タリバンとしてはサヘル諸国との連携を通じて、国際社会からアフガニスタンを統治する正統性を得ると共に、サヘル諸国の金などの鉱物資源を確保したい狙いがあるとみられる。 他方、イスラム教シーア派国家のイランは、スンニ派のタリバン政権を公式には承認しておらず、アフガニスタンからの移民などの外交問題を抱えていたが、最近では両者の関係修復が進んでいる。イランもサヘル諸国のシーア派教徒の支援や、鉱物資源(金、ウラン)の獲得を目的として、サヘル諸国との経済・軍事的関係を深めていることから、今回のブルキナファソとアフガニスタンの会談を実質的に仲介する役割を担ったとみられる。
[中国/EU]
サウス・チャイナ・モーニング・ポスト紙の報道によれば、欧州連合(EU)北京代表部の貿易担当責任者であるマルユット・ハノネン(Marjut Honnonen)氏は、2025年5月14日に開催されたパネル討論会において、交渉が停滞しているEU・中国包括的投資協定(CAI)の再交渉を開始する意図はなく、既存の問題の解決に向けた取り組みを優先すべきであると強調した。同氏は、「既存の問題で進展を図るだけでもすでに十分困難な状況であり、EU側には、どこかに棚上げされているCAIに関して何らかの措置を講じる意図はまったくない」と述べ、中国政府による国内企業優遇策、貿易の「武器化」、過剰生産能力の問題に言及した。
中国政府はCAI交渉の再開を望み、EU側に対して働きかけを行っている。2025年4月には、欧州議会の5人の議員および人権問題小委員会に対する制裁を解除したが、EU内では依然として慎重な見方が根強いとみられる。
同じく5月14日、ドイツのメルツ首相は連邦議会での施政方針演説において、中国との関係を「システム競争とパワー・ポリティクスによって形成されている」と述べ、中国からの戦略的デリスキングを追求するという従来の立場を改めて表明した。また、「中国政策を地域的なアプローチに組み込み、安定した、自由で安全なインド太平洋」がドイツにとって戦略的に重要であるとした上で、ロシアと中国の接近については「重大な懸念」を示し、中国に対してウクライナ戦争の終結に向けた貢献を求めた。
[ウクライナ/ロシア]
ロシアとウクライナによる直接交渉は1日延期され、5月16日にトルコのイスタンブールで始まる予定である。ウクライナのゼレンスキー大統領は5月15日、ウクライナ代表団を会場に送ると表明した。同代表団は大統領府、外務省、軍などの高官で構成され、ウメロフ国防相がトップを務める。ウクライナはロシアに対し、米国が提案した30日間の無条件停戦の受け入れを求めているが、一方でロシアは、停戦期間でウクライナ軍が戦力を回復することを懸念している。双方の立場の隔たりは大きく、交渉は難航するとみられている。
[英国]
スターマー首相が、来週5月19日ロンドンで、フォン・デア・ライエン欧州委員会委員長、コスタ欧州理事会議長らを迎え、関係の発展を目的とした英国とEUの首脳会談を開催する。
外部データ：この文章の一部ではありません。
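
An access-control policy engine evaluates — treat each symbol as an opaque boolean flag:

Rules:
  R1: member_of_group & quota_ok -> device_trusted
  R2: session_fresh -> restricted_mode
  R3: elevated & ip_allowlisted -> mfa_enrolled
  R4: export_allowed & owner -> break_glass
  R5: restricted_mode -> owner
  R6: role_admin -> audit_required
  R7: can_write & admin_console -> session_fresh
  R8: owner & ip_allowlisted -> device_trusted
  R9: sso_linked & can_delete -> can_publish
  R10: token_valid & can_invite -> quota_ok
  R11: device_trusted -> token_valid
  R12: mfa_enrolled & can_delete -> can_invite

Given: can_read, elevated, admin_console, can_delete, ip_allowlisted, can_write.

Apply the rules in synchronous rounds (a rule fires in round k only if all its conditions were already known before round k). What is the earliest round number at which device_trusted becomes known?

4

Round 1: R3 [elevated & ip_allowlisted -> mfa_enrolled]; R7 [can_write & admin_console -> session_fresh]. New: mfa_enrolled, session_fresh.
Round 2: R2 [session_fresh -> restricted_mode]; R12 [mfa_enrolled & can_delete -> can_invite]. New: restricted_mode, can_invite.
Round 3: R5 [restricted_mode -> owner]. New: owner.
Round 4: R8 [owner & ip_allowlisted -> device_trusted]. New: device_trusted.
device_trusted first appears in round 4.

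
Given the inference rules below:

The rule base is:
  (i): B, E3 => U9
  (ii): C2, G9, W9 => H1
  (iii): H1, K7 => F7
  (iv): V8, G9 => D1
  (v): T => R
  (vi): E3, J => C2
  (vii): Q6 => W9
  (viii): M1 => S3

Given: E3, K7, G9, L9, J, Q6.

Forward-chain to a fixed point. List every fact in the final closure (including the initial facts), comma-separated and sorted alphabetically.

C2, E3, F7, G9, H1, J, K7, L9, Q6, W9

[1] (vi) [E3, J => C2]; (vii) [Q6 => W9]. ⇒ new: C2, W9.
[2] (ii) [C2, G9, W9 => H1]. ⇒ new: H1.
[3] (iii) [H1, K7 => F7]. ⇒ new: F7.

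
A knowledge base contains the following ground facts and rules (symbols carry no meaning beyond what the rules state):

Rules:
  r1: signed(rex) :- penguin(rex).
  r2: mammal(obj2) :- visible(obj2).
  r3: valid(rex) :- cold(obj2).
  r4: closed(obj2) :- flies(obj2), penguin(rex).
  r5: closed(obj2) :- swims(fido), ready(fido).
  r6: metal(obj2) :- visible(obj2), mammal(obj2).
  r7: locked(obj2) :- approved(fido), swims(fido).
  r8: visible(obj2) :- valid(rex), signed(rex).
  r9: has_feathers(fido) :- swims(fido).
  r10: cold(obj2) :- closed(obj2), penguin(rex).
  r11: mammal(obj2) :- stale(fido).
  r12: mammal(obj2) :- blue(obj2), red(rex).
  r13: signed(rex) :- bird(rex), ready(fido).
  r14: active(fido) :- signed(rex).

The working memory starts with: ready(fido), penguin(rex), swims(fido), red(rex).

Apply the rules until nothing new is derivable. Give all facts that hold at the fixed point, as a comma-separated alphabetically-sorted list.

active(fido), closed(obj2), cold(obj2), has_feathers(fido), mammal(obj2), metal(obj2), penguin(rex), ready(fido), red(rex), signed(rex), swims(fido), valid(rex), visible(obj2)

Round 1: r1 [signed(rex) :- penguin(rex).]; r5 [closed(obj2) :- swims(fido), ready(fido).]; r9 [has_feathers(fido) :- swims(fido).]. New: signed(rex), closed(obj2), has_feathers(fido).
Round 2: r10 [cold(obj2) :- closed(obj2), penguin(rex).]; r14 [active(fido) :- signed(rex).]. New: cold(obj2), active(fido).
Round 3: r3 [valid(rex) :- cold(obj2).]. New: valid(rex).
Round 4: r8 [visible(obj2) :- valid(rex), signed(rex).]. New: visible(obj2).
Round 5: r2 [mammal(obj2) :- visible(obj2).]. New: mammal(obj2).
Round 6: r6 [metal(obj2) :- visible(obj2), mammal(obj2).]. New: metal(obj2).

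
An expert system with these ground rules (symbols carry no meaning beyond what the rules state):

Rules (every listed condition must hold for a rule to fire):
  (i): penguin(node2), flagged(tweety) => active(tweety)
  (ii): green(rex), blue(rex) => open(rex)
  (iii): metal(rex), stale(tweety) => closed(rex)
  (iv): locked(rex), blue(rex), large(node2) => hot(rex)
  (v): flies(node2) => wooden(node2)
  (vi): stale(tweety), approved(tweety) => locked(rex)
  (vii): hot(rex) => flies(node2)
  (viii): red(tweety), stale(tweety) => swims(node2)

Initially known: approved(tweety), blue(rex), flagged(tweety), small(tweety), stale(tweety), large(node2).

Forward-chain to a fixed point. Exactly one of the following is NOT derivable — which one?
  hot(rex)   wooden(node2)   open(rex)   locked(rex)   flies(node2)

open(rex)

Round 1: (vi) [stale(tweety), approved(tweety) => locked(rex)]. New: locked(rex).
Round 2: (iv) [locked(rex), blue(rex), large(node2) => hot(rex)]. New: hot(rex).
Round 3: (vii) [hot(rex) => flies(node2)]. New: flies(node2).
Round 4: (v) [flies(node2) => wooden(node2)]. New: wooden(node2).
Derived: flies(node2) (round 3), wooden(node2) (round 4), locked(rex) (round 1), hot(rex) (round 2). open(rex) never appears in any round.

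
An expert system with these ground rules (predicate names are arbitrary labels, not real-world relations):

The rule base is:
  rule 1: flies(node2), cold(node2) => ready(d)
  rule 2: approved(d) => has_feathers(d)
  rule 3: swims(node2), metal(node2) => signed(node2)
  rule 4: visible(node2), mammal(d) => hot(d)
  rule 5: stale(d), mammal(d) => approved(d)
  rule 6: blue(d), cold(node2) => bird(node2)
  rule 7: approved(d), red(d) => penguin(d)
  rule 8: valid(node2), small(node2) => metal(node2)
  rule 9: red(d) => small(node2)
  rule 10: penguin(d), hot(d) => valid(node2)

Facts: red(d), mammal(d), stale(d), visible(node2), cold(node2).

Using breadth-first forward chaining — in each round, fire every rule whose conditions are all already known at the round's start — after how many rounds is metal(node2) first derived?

4

Round 1 — rule 4, rule 5, rule 9, derive hot(d), approved(d), small(node2).
Round 2 — rule 2, rule 7, derive has_feathers(d), penguin(d).
Round 3 — rule 10, derive valid(node2).
Round 4 — rule 8, derive metal(node2).
metal(node2) first appears in round 4.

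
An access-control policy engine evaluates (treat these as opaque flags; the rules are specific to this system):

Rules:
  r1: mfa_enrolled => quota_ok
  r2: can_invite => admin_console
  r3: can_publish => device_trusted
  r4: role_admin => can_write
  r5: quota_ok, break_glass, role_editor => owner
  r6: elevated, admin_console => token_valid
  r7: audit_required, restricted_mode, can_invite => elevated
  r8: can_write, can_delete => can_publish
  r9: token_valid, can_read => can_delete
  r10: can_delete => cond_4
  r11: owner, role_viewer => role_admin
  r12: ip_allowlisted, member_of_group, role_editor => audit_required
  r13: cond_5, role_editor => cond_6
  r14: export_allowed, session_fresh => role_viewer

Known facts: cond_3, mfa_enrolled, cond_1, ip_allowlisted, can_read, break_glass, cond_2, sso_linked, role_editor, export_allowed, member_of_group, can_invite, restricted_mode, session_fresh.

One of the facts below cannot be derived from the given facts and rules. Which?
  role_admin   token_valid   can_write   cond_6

cond_6

Round 1: r1 [mfa_enrolled => quota_ok]; r2 [can_invite => admin_console]; r12 [ip_allowlisted, member_of_group, role_editor => audit_required]; r14 [export_allowed, session_fresh => role_viewer]. Adds quota_ok, admin_console, audit_required, role_viewer.
Round 2: r5 [quota_ok, break_glass, role_editor => owner]; r7 [audit_required, restricted_mode, can_invite => elevated]. Adds owner, elevated.
Round 3: r6 [elevated, admin_console => token_valid]; r11 [owner, role_viewer => role_admin]. Adds token_valid, role_admin.
Round 4: r4 [role_admin => can_write]; r9 [token_valid, can_read => can_delete]. Adds can_write, can_delete.
Round 5: r8 [can_write, can_delete => can_publish]; r10 [can_delete => cond_4]. Adds can_publish, cond_4.
Round 6: r3 [can_publish => device_trusted]. Adds device_trusted.
Derived: can_write (round 4), token_valid (round 3), role_admin (round 3). cond_6 never appears in any round.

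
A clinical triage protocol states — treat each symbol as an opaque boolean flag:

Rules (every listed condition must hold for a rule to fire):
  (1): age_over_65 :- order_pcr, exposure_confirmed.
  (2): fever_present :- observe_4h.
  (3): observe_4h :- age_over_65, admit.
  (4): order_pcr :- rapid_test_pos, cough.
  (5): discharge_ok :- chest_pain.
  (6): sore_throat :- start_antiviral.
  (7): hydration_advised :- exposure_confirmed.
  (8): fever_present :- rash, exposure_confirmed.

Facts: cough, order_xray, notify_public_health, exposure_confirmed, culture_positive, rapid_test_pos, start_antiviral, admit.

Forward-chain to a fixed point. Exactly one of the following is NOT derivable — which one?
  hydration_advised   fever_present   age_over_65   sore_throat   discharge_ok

Round 1: (4) [order_pcr :- rapid_test_pos, cough.]; (6) [sore_throat :- start_antiviral.]; (7) [hydration_advised :- exposure_confirmed.]. New: order_pcr, sore_throat, hydration_advised.
Round 2: (1) [age_over_65 :- order_pcr, exposure_confirmed.]. New: age_over_65.
Round 3: (3) [observe_4h :- age_over_65, admit.]. New: observe_4h.
Round 4: (2) [fever_present :- observe_4h.]. New: fever_present.
Derived: fever_present (round 4), hydration_advised (round 1), sore_throat (round 1), age_over_65 (round 2). discharge_ok never appears in any round.

discharge_ok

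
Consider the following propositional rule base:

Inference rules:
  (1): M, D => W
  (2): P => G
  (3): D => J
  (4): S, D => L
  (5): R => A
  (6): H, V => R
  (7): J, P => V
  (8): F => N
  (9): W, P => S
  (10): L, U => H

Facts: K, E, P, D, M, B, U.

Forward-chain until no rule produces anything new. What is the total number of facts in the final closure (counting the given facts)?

[1] (1) [M, D => W]; (2) [P => G]; (3) [D => J]. ⇒ new: W, G, J.
[2] (7) [J, P => V]; (9) [W, P => S]. ⇒ new: V, S.
[3] (4) [S, D => L]. ⇒ new: L.
[4] (10) [L, U => H]. ⇒ new: H.
[5] (6) [H, V => R]. ⇒ new: R.
[6] (5) [R => A]. ⇒ new: A.
Closure: {A, B, D, E, G, H, J, K, L, M, P, R, S, U, V, W} — 16 facts.

16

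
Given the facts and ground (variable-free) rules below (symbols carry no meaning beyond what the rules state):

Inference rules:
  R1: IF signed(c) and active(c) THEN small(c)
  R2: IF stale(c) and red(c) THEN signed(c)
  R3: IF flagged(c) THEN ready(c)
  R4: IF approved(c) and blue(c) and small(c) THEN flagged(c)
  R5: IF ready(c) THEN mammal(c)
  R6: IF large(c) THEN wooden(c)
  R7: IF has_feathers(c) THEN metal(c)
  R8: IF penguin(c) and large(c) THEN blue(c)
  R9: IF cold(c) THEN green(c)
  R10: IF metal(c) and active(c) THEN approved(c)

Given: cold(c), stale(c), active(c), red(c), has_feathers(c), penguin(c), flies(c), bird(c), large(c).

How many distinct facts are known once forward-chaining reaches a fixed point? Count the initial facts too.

[1] R2 [IF stale(c) and red(c) THEN signed(c)]; R6 [IF large(c) THEN wooden(c)]; R7 [IF has_feathers(c) THEN metal(c)]; R8 [IF penguin(c) and large(c) THEN blue(c)]; R9 [IF cold(c) THEN green(c)]. ⇒ new: signed(c), wooden(c), metal(c), blue(c), green(c).
[2] R1 [IF signed(c) and active(c) THEN small(c)]; R10 [IF metal(c) and active(c) THEN approved(c)]. ⇒ new: small(c), approved(c).
[3] R4 [IF approved(c) and blue(c) and small(c) THEN flagged(c)]. ⇒ new: flagged(c).
[4] R3 [IF flagged(c) THEN ready(c)]. ⇒ new: ready(c).
[5] R5 [IF ready(c) THEN mammal(c)]. ⇒ new: mammal(c).
Closure: {active(c), approved(c), bird(c), blue(c), cold(c), flagged(c), flies(c), green(c), has_feathers(c), large(c), mammal(c), metal(c), penguin(c), ready(c), red(c), signed(c), small(c), stale(c), wooden(c)} — 19 facts.

19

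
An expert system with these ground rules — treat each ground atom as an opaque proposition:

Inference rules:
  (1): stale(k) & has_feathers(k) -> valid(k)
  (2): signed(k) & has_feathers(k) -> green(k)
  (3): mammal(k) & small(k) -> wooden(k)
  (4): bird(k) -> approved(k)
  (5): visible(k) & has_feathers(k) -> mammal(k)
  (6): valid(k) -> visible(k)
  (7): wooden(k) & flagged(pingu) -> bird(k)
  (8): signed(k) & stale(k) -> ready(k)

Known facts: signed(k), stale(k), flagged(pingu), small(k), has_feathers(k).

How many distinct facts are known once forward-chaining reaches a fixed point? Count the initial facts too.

13

[1] (1) [stale(k) & has_feathers(k) -> valid(k)]; (2) [signed(k) & has_feathers(k) -> green(k)]; (8) [signed(k) & stale(k) -> ready(k)]. ⇒ new: valid(k), green(k), ready(k).
[2] (6) [valid(k) -> visible(k)]. ⇒ new: visible(k).
[3] (5) [visible(k) & has_feathers(k) -> mammal(k)]. ⇒ new: mammal(k).
[4] (3) [mammal(k) & small(k) -> wooden(k)]. ⇒ new: wooden(k).
[5] (7) [wooden(k) & flagged(pingu) -> bird(k)]. ⇒ new: bird(k).
[6] (4) [bird(k) -> approved(k)]. ⇒ new: approved(k).
Closure: {approved(k), bird(k), flagged(pingu), green(k), has_feathers(k), mammal(k), ready(k), signed(k), small(k), stale(k), valid(k), visible(k), wooden(k)} — 13 facts.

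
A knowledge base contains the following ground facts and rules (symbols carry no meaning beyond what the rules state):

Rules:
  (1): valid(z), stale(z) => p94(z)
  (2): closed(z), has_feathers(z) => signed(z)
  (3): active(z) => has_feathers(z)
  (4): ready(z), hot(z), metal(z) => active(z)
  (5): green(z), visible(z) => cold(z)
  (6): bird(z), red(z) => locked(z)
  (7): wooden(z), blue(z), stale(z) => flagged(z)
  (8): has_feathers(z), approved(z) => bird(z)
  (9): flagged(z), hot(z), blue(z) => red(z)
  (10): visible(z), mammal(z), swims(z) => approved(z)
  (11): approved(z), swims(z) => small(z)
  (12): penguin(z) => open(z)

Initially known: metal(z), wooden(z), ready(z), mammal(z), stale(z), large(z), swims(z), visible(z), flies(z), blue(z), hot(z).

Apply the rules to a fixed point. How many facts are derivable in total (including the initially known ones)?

[1] (4) [ready(z), hot(z), metal(z) => active(z)]; (7) [wooden(z), blue(z), stale(z) => flagged(z)]; (10) [visible(z), mammal(z), swims(z) => approved(z)]. ⇒ new: active(z), flagged(z), approved(z).
[2] (3) [active(z) => has_feathers(z)]; (9) [flagged(z), hot(z), blue(z) => red(z)]; (11) [approved(z), swims(z) => small(z)]. ⇒ new: has_feathers(z), red(z), small(z).
[3] (8) [has_feathers(z), approved(z) => bird(z)]. ⇒ new: bird(z).
[4] (6) [bird(z), red(z) => locked(z)]. ⇒ new: locked(z).
Closure: {active(z), approved(z), bird(z), blue(z), flagged(z), flies(z), has_feathers(z), hot(z), large(z), locked(z), mammal(z), metal(z), ready(z), red(z), small(z), stale(z), swims(z), visible(z), wooden(z)} — 19 facts.

19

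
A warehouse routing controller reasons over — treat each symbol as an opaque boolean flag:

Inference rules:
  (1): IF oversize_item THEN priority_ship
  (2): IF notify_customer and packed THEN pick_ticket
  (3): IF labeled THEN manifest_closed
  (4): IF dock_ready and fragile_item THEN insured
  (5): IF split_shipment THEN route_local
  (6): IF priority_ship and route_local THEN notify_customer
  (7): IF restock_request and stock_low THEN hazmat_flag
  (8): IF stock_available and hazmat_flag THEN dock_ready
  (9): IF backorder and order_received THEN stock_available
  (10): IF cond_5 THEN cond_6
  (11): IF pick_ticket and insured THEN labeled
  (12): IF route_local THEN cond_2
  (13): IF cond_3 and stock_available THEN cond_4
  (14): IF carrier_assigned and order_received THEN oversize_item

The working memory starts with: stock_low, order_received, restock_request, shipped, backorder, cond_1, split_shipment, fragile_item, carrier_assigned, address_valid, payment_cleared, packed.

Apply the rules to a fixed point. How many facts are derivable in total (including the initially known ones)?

24

[1] (5) [IF split_shipment THEN route_local]; (7) [IF restock_request and stock_low THEN hazmat_flag]; (9) [IF backorder and order_received THEN stock_available]; (14) [IF carrier_assigned and order_received THEN oversize_item]. ⇒ new: route_local, hazmat_flag, stock_available, oversize_item.
[2] (1) [IF oversize_item THEN priority_ship]; (8) [IF stock_available and hazmat_flag THEN dock_ready]; (12) [IF route_local THEN cond_2]. ⇒ new: priority_ship, dock_ready, cond_2.
[3] (4) [IF dock_ready and fragile_item THEN insured]; (6) [IF priority_ship and route_local THEN notify_customer]. ⇒ new: insured, notify_customer.
[4] (2) [IF notify_customer and packed THEN pick_ticket]. ⇒ new: pick_ticket.
[5] (11) [IF pick_ticket and insured THEN labeled]. ⇒ new: labeled.
[6] (3) [IF labeled THEN manifest_closed]. ⇒ new: manifest_closed.
Closure: {address_valid, backorder, carrier_assigned, cond_1, cond_2, dock_ready, fragile_item, hazmat_flag, insured, labeled, manifest_closed, notify_customer, order_received, oversize_item, packed, payment_cleared, pick_ticket, priority_ship, restock_request, route_local, shipped, split_shipment, stock_available, stock_low} — 24 facts.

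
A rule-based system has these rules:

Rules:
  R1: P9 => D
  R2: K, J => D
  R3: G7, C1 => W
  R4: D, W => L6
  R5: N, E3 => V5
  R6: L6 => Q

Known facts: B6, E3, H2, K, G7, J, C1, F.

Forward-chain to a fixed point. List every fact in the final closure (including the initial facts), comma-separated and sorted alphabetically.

Round 1 — R2, R3, derive D, W.
Round 2 — R4, derive L6.
Round 3 — R6, derive Q.

B6, C1, D, E3, F, G7, H2, J, K, L6, Q, W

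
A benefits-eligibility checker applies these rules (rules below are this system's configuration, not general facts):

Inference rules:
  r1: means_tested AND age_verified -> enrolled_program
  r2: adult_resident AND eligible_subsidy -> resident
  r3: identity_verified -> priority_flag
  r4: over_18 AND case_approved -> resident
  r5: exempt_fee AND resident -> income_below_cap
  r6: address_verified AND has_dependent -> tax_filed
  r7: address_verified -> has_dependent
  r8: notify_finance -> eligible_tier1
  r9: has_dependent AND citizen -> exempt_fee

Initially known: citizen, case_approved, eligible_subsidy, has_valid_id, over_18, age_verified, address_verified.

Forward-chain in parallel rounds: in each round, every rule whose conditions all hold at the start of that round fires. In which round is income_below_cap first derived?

3

[1] r4 [over_18 AND case_approved -> resident]; r7 [address_verified -> has_dependent]. ⇒ new: resident, has_dependent.
[2] r6 [address_verified AND has_dependent -> tax_filed]; r9 [has_dependent AND citizen -> exempt_fee]. ⇒ new: tax_filed, exempt_fee.
[3] r5 [exempt_fee AND resident -> income_below_cap]. ⇒ new: income_below_cap.
income_below_cap first appears in round 3.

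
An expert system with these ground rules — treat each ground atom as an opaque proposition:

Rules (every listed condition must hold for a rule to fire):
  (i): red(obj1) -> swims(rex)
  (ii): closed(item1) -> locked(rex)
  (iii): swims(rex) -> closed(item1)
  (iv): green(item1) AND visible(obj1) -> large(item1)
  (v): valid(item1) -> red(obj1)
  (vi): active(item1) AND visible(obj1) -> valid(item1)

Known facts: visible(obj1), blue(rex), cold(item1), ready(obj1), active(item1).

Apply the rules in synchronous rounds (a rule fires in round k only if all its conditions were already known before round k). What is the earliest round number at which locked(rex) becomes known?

5

[1] (vi) [active(item1) AND visible(obj1) -> valid(item1)]. ⇒ new: valid(item1).
[2] (v) [valid(item1) -> red(obj1)]. ⇒ new: red(obj1).
[3] (i) [red(obj1) -> swims(rex)]. ⇒ new: swims(rex).
[4] (iii) [swims(rex) -> closed(item1)]. ⇒ new: closed(item1).
[5] (ii) [closed(item1) -> locked(rex)]. ⇒ new: locked(rex).
locked(rex) first appears in round 5.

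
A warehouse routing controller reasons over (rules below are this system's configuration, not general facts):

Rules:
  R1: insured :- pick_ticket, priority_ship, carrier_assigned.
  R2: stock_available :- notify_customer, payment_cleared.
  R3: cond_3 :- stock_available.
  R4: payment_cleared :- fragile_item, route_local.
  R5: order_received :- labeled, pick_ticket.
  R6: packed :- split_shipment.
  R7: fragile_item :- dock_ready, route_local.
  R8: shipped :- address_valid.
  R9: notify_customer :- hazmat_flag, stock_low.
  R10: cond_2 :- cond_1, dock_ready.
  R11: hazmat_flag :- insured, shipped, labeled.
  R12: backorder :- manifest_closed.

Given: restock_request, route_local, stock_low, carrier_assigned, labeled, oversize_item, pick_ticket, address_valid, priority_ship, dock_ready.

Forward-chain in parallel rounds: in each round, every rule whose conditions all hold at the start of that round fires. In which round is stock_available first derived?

[1] R1 [insured :- pick_ticket, priority_ship, carrier_assigned.]; R5 [order_received :- labeled, pick_ticket.]; R7 [fragile_item :- dock_ready, route_local.]; R8 [shipped :- address_valid.]. ⇒ new: insured, order_received, fragile_item, shipped.
[2] R4 [payment_cleared :- fragile_item, route_local.]; R11 [hazmat_flag :- insured, shipped, labeled.]. ⇒ new: payment_cleared, hazmat_flag.
[3] R9 [notify_customer :- hazmat_flag, stock_low.]. ⇒ new: notify_customer.
[4] R2 [stock_available :- notify_customer, payment_cleared.]. ⇒ new: stock_available.
stock_available first appears in round 4.

4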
英国の漁業水域へのEU漁船のアクセスをめぐっての駆け引きは続いているものの、採取的には妥結できる見通しで、これによりEUの安全保障・防衛政策への英国の参加への道が開けることになる。スターマー首相がEU 基準への整合性確保と、紛争解決における欧州司法裁判所の判断を受け入れる意向を示したことから、農産品の貿易摩擦を解消する合意も確実視されている。また、若者の移動に関する制度や、エネルギー政策と炭素国境税に関する協力の進展も期待される。
英国国内では、対ロシア・ウクライナなど地政学的な問題もあり、ブレクジットの揺り戻しの声が高まってきている。最新の世論調査においても、大多数の人々が、ブレグジットが間違いだったと考えていることが示されており、10人のうち7人は、貿易、経済、防衛、安全保障についてEUとの協力が望ましいと考えている。
一方で、ブレクジットを主導したナイジェル・ファラージ氏の英国改革党が地方選で躍進するなど力を強めており、スターマー首相の立ち位置はさらに困難になっている。首相は2024年の労働党の公約で掲げたレッドライン(既存の関税同盟、単一市場、人の自由な移動への復帰は認めない)を堅持する見通しであり、安全保障と防衛以外に、このサミットが英国とEUの協力に大きな改善をもたらす可能性は低いとみられ、ほかの政策分野でのさらなる議論のためのロードマップを示す程度と考えられる。
[原油]
国際エネルギー機関(IEA)が月報を発表。2025年第1四半期の石油需要は、前年比日量99万バレル増と堅調だったが、年内残りの期間は同65万バレル増に減速し、2025年平均は同74万バレル増の日量1億0390万バレルに留まると想定。但し、米国の関税発表直後だった4月時点の予測と比べると、米国と英国・中国との合意を受けてわずかに上方修正している。IEAの需要増加幅の予測は米エネルギー情報局(EIA)の日量97万バレル増、OPECの同130万バレル増より低い。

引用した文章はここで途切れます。